We say that the true value of land is not affected by the way in which the ground rent is shared but this is not strictly true. Practically the proposal for the city to take ground rent is correlated with the exemption from taxation of all buildings. In cities, vacant, unused land seldom brings in much besides tax bills and, to earn an income, a building must be erected.

It is the building and not the land which earns a return and anything which increases the earnings of buildings will react to support and increase the value of the sites. Obviously an untaxed building is more profitable to the owner than one which is taxed. If the taxation of buildings is heavy enough (and it is) it throttles building (and it does). Hence we have a housing shortage, badly aggravated by the fact that taxation is often so oppressive that good and useful buildings are razed, or allowed to fall to pieces, because the tax collector takes all their earnings. The first stage in the decadence of urban realty is seen in the destruction of buildings to cut tax bills; then, when the owner finds it economically impossible to replace the old structure with something modern, because of heavy tax costs involved, the next step, in creating a "blighted area" is to quit paying taxes add forfeit ownership of the land.
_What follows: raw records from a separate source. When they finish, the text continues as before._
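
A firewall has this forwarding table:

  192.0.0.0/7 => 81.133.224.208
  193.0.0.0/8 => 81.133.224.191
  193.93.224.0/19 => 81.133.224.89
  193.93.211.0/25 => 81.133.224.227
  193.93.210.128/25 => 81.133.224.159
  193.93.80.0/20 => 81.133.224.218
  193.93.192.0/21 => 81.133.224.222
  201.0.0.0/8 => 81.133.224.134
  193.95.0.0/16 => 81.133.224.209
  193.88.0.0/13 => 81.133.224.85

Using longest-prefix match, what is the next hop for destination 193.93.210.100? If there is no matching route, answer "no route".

81.133.224.85

Routes whose prefix contains 193.93.210.100:
  192.0.0.0/7 (192.0.0.0 - 193.255.255.255) -> 81.133.224.208
  193.0.0.0/8 (193.0.0.0 - 193.255.255.255) -> 81.133.224.191
  193.88.0.0/13 (193.88.0.0 - 193.95.255.255) -> 81.133.224.85
More-specific entries that do NOT match:
  193.93.211.0/25 (193.93.211.0 - 193.93.211.127) does not contain 193.93.210.100
  193.93.210.128/25 (193.93.210.128 - 193.93.210.255) does not contain 193.93.210.100
  193.93.192.0/21 (193.93.192.0 - 193.93.199.255) does not contain 193.93.210.100
  193.93.80.0/20 (193.93.80.0 - 193.93.95.255) does not contain 193.93.210.100
  193.93.224.0/19 (193.93.224.0 - 193.93.255.255) does not contain 193.93.210.100
  193.95.0.0/16 (193.95.0.0 - 193.95.255.255) does not contain 193.93.210.100
Longest matching prefix is /13 -> next hop 81.133.224.85.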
If Governor Dewey would look out of his office windows at a couple of properties directly across State Street from the Capitol, he could learn something of the housing problem in Albany at least. One good house was razed some years ago and almost adjoining the high board fence surrounding that lot is a fine old residence, windows broken or boarded up, deserted and dropping to pieces. Looking down the intercepting Hawk Street he can almost see the "Dudley Row" of fine old brownstone houses, where there is one house burned out and never restored, another collapsed and the remainder all disintegrating. These properties are not more than a couple of hundred yards from the Capitol entrance through which pass our Governor, out legislators and many housing "experts." If they would open their eyes and rid their minds of prejudice, they would see another and a better answer to the riddle of housing than bond issues, subsidies, grants and hand-outs.
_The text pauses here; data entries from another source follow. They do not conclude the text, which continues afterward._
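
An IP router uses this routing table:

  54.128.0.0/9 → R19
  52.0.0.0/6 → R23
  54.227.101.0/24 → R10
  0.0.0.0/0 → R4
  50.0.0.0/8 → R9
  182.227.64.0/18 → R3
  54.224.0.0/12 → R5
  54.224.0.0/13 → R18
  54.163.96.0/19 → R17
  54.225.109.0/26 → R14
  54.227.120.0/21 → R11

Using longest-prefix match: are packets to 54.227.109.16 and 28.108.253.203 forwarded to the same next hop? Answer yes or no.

no

54.227.109.16: longest match 54.224.0.0/13 -> R18
28.108.253.203: longest match 0.0.0.0/0 -> R4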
Making building profitable by untaxing it would mean ample housing and it would restore many disappearing land values, re-establishing; the finances of many a city. It would benefit many, including even landowners whose taxes would be increased by putting the entire burden on land values, and I speak from experience. I had to take a terrific licking on a house because a crazy tax system made it impossible to displace an obsolete structure with a modern and profitable building. Had the city followed a wiser course taxes would have been increased on this holding by nearly four hundred dollars. A new untaxed building, appropriate to today's needs, would then have been possible and would have made a "white elephant" into a desirable investment. Incidentally the city would have been assured of a larger tax income and housing would have been provided for about sixty families.

But it is often asked how taxes can be assessed if values based on sales prices evaporate. Think in terms of ground rent - what use and occupancy is worth - and assess on that basis, not on capitalized values. Since ground rent is the basis of market price, certainly there will be no more difficulty in determining ground rent. When realty is forfeited for tax delinquency let the city continue to hold title, instead of trying to force unsound sales. Offers on leaseholds of forfeited property would give an approximate index to just ground rents during the transitional period, although it is extremely doubtful whether there would be much, if any, future tax delinquency or forfeiture. Taxes would be paid instead of becoming delinquent; land values would rise materially with building exemption. Every wise public improvement would be reflected in higher land values and consequently in higher ground rents. Most public improvements undertaken by the city could be made self-liquidating and sometimes highly profitable. City, realty owners, tenants and everyone would benefit in the long run.